Sunday, August 29, 2010

Letting Go of Dreams, People, Places!

Candle Pictures, Images and Photos



I'm glad you stopped by for a visit today. I have been bubbling over wanting to share with you about a sermon I heard today. It meant something to me, turned a light on in my head that shined its light right into my heart.

The title the minister chose for his message was "Drawing Straight From Crooked Lines". Interesting title, isn't it?

The crux of the message is that our lives are lived in "crooked lines". We make plans to buy a house and then we are laid off from our job or transferred or get pregnant and therefore our line to buy that home is put off while we have a detour down a crooked line. He talked about how our lives are filled with the unexpected: a lost job, a spouse dying, a home burning (his did 5 years ago and he lost everything), a child moving across the country, etc. He spoke of how God's plan for our lives was a straight line to our destination of becoming all we are created to be but that we see "the crooked lines" as detours because we don't see the entire plan. We aren't able and that of course is where faith comes in. Resting in God's love, knowing that the road we travel is the best one for us. None of this is new to us, is it? But the slant of thought that he brought to the message that was meant for me is this: "most of our deepest suffering as human beings is because we don't let go of the plan we had, the outcome we wanted". Is that what I do I asked?
Have I caused myself pain because I didn't let go of a dream. Oh yes, that is what I have done, it is what I do and I have increased my pain by doing it. Instead of mourning the loss I could be celebrating the road I didn't plan.

Case in point. When we moved to North Carolina through early retirement, we picked out the town, the state. We could have gone anywhere but one daughter was in the Marines and stationed at Cherry Point,NC, one daughter was in West Virginia, single and planning on following us, the third daughter was in junior high school and with us. I had read all the books that warned not to make any retirement plans based on your children's plans because they always change but still I did just that. Oh, logically I could see that children aside it was a good and logical choice. The winters are milder, we are within 20 minutes of a larger city, beautiful scenery, my husband wanted it, etc. But a dream doesn't have much logic, does it?
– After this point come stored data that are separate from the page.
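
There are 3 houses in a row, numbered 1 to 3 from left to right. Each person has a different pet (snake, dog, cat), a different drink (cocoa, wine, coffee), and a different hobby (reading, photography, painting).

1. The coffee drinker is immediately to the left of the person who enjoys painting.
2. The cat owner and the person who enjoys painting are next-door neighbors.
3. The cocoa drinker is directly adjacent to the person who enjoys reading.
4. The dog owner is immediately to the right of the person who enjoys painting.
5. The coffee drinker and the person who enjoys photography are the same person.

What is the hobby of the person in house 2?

Clue 4 places the dog owner in house 3.
Clue 4 places the person who enjoys painting in house 2.
So house 3 gets reading for hobby.
From clue 1, the coffee drinker must be in house 1.
Clue 2: the cat owner is in house 1.
From clue 3, the cocoa drinker must be in house 2.
That leaves snake as the pet for house 2.
The only drink still possible for house 3 is wine.
So house 1 gets photography for hobby.
So: house 1 = cat/coffee/photography, house 2 = snake/cocoa/painting, house 3 = dog/wine/reading.

painting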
The daughter in the Marines had been stationed in NC for 7 years and planned on always being here. Loved the area. She met a Marine from Chicago, married him, left the Marines and moved north, 12 hours away. The daughter in WV married a man she met from England and they want to stay in the mountains. The baby girl is going to vet school in Raleigh but wants to live all over the world. My dream was if we moved out of WV where jobs seem always scarce, the odds were the kids could all find work in NC. We would live at least within a couple hours of each other and we would be there for each other to lean on, learn from, laugh with from now on. My dream died. I limped along and wept as it crumbled piece by piece as everyone's plans changed. This message was a wake up call. I know that what we dwell on multiplies whether it is joy or sorrow. I know that we either see the glass half empty or half full. I have always considered myself the half full person but when I heard the statement this morning that most of our pain in life is caused by our not letting go of our plan, our dream, our hope, I saw the light shine on my attitude. I have tried telling myself over the last 8 years that oh well, I am not the kind of Grandma that wants to baby sit every weekend, I am not the kind of Mom that wants to cook family dinner every Sunday but still the pain persisted. Now, I see that I must celebrate the crooked place in the road, I must birth a new dream, I must choose joy in the way it turned out because God has a plan that is greater than the one I dreamed. I have seen it before in my life. I must see it again.

1 comment:

  1. This is a beautifully written and very thought provoking post. What a wonderful sermon that must have been and thank you so much for sharing with me and with the world. My heart has ached for us all - especially you - at this "crooked place in the road" but you are so right- God has a bigger plan in mind than what we can yet see here - and we can each (and I can in my own life, too, about various things, not just the issue you wrote about...) take joy and hope in the way things are, not in my original dream. We can see it again, mom. I love you so. And you are a great mom and grandma, just as you are. We will bloom just as we are and where we are, will we not??